Businessman showing a documentLast week, a New Jersey man admitted in playing a role in a $6 million mortgage fraud scheme, exposing the Federal Housing Administration (FHA) to as much as $2 million in potential losses.

Miguel La Rosa pleaded guilty to conspiracy to commit wire fraud while he recruited straw buyers, and submitted fraudulent mortgage applications. He admitted to conspiring with the straw buyers in order to make counterfeit bank account certifications; La Rosa also created many more fake documents, such as false appraisal reports and back-dated deeds, using unlicensed agents in order to close the transactions and divide the mortgages accordingly.

According to recently released court documents, LaRosa admitted to committing these fraudulent acts between March 2011 and November of 2012.

Federal attorney Paul Fishman credited a team of agents from the Federal Bureau of Investigation and the Department of Housing and Urban Development, along with the U.S. postal inspection service and others, for helping expose the fraudulent acts.
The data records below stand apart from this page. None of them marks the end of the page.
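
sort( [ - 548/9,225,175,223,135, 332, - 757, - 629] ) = [-757,-629 ,  -  548/9, 135, 175 , 223,225, 332]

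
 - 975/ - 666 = 325/222 = 1.46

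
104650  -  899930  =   -795280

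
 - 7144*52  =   -371488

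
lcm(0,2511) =0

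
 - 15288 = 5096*( - 3 )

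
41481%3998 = 1501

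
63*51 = 3213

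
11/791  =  11/791 = 0.01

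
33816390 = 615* 54986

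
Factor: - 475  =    -  5^2*19^1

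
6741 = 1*6741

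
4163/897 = 181/39=   4.64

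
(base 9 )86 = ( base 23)39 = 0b1001110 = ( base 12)66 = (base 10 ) 78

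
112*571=63952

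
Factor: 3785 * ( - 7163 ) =  -  5^1*13^1*19^1 * 29^1 * 757^1=- 27111955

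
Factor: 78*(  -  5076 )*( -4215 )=1668836520 = 2^3 * 3^5*5^1*13^1*47^1 * 281^1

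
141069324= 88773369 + 52295955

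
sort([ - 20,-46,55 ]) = [-46, - 20,55]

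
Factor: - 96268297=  - 17^1* 83^1*68227^1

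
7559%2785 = 1989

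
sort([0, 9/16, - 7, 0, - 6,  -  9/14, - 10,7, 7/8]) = [-10, - 7,-6, - 9/14, 0,0,9/16 , 7/8,7 ]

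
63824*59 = 3765616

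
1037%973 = 64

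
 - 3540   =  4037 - 7577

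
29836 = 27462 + 2374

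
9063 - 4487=4576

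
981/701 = 981/701 = 1.40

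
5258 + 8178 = 13436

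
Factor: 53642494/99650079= 2^1 * 3^( - 2)*19^(-2)*30671^( - 1) * 26821247^1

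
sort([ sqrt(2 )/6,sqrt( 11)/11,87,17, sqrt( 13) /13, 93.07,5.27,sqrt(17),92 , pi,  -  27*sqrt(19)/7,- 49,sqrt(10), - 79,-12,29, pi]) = [ - 79,  -  49,-27 * sqrt(19)/7,-12, sqrt(2 )/6,  sqrt( 13)/13 , sqrt(11 )/11 , pi, pi,sqrt ( 10),sqrt ( 17 ), 5.27,17,29, 87,92,93.07 ]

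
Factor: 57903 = 3^1*19301^1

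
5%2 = 1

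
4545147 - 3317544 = 1227603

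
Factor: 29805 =3^1*5^1*1987^1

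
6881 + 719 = 7600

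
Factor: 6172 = 2^2*1543^1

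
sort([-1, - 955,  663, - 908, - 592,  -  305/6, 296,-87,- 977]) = [ - 977,-955, - 908,-592,-87,-305/6, - 1,296,  663 ]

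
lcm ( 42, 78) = 546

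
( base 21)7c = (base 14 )b5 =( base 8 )237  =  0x9f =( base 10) 159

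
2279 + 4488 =6767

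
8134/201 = 40  +  94/201 = 40.47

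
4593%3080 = 1513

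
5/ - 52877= - 5/52877= - 0.00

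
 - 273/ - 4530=91/1510= 0.06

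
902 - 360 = 542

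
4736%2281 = 174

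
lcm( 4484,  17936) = 17936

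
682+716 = 1398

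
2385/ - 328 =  - 2385/328 = - 7.27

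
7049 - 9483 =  - 2434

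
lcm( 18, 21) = 126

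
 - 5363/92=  - 5363/92=- 58.29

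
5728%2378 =972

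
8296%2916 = 2464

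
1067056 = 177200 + 889856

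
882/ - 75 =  - 294/25= - 11.76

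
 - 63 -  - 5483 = 5420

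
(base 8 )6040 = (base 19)8B7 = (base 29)3k1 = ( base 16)c20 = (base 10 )3104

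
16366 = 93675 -77309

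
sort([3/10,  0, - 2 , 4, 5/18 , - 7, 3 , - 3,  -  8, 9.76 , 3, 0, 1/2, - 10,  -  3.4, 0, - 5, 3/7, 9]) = [ - 10, -8, - 7,  -  5,  -  3.4, - 3, - 2, 0, 0, 0 , 5/18, 3/10,3/7, 1/2, 3, 3,4,9,9.76 ]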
According to Mortgage Professional America, the case was a part of President Obama’s Financial Fraud Enforcement Task Force.

“The task force includes representatives from a broad range of federal agencies, regulatory authorities, inspectors general, and state and local law enforcement who, working together, bring to bear a powerful array of criminal and civil enforcement resources,” the FBI said in a release.

“The task force is working to improve efforts across the federal executive branch and, with state and local partners, to investigate and prosecute significant financial crimes, ensure just and effective punishment for those who perpetrate financial crimes, combat discrimination in the lending and financial markets, and recover proceeds for victims of financial crimes,” the statement continued.

The FHA is the country’s third largest mortgage lender, known for its low interest rates and down payments for buyers. FHA 203K loans, for example, have been a popular loan for individuals looking buy and renovate their home all at once, incorporating both expenses with a down payment as low as 3.5%.

However, this potential $2 million loss is not good news for the FHA by any means. The administration may stop participating in a recent government program that had worked to support home sales during the housing crisis.